Cyber insider threat reduction
 

 

AFOSR-SBIR for "XL-CITR: Accelerated Learning for Cyber Insider Threat Reduction"

Edward Chow, Professor, received a research contract ($17.8k) from AFOSR SBIR Phase I subcontract through Tier 1 Performance Solutions.

Abstract

Military network environments will be subject to both internal and external threats for the foreseeable future. Internal threats to cyber networks from U.S. personnel receive little attention in comparison to external threats; yet, the consequences can be even more devastating.
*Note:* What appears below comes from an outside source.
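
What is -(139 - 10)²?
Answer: -16641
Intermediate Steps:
-(139 - 10)² = -1*129² = -1*16641 = -16641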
The lack of tools for understanding insider threat, analyzing risk mitigation alternatives, and communicating results exacerbates the problem. In addition to automatic defense systems, supervisors must be alert to behavioral markers of suspicious behavior or attitudes on the part of employees. Effective training of supervisors and the instructors who teach them would help the DoD take proactive measures to detect and prevent intrusions as they happen, and before they can do significant damage.

To address this challenge, the TIER1 Performance Solutions Team proposes to design and build XL-CITR (Accelerated Learning for Cyber Insider Threat Reduction), a training development system that will properly train supervisors to detect and thwart insider threats to cyber networks. UCCS will contribute by surveying the common insider attacks and related defenses, creating scenarios for the training of insider attack detection, prevention, and mitigation. A team of BI GDD students will create interactive and adaptive games integrated with these scenarios and the profile of trainee. The game module will also interact with Tier1 learning managing server in a secure communication channel to exchange the user profile, scores, and further training scenarios.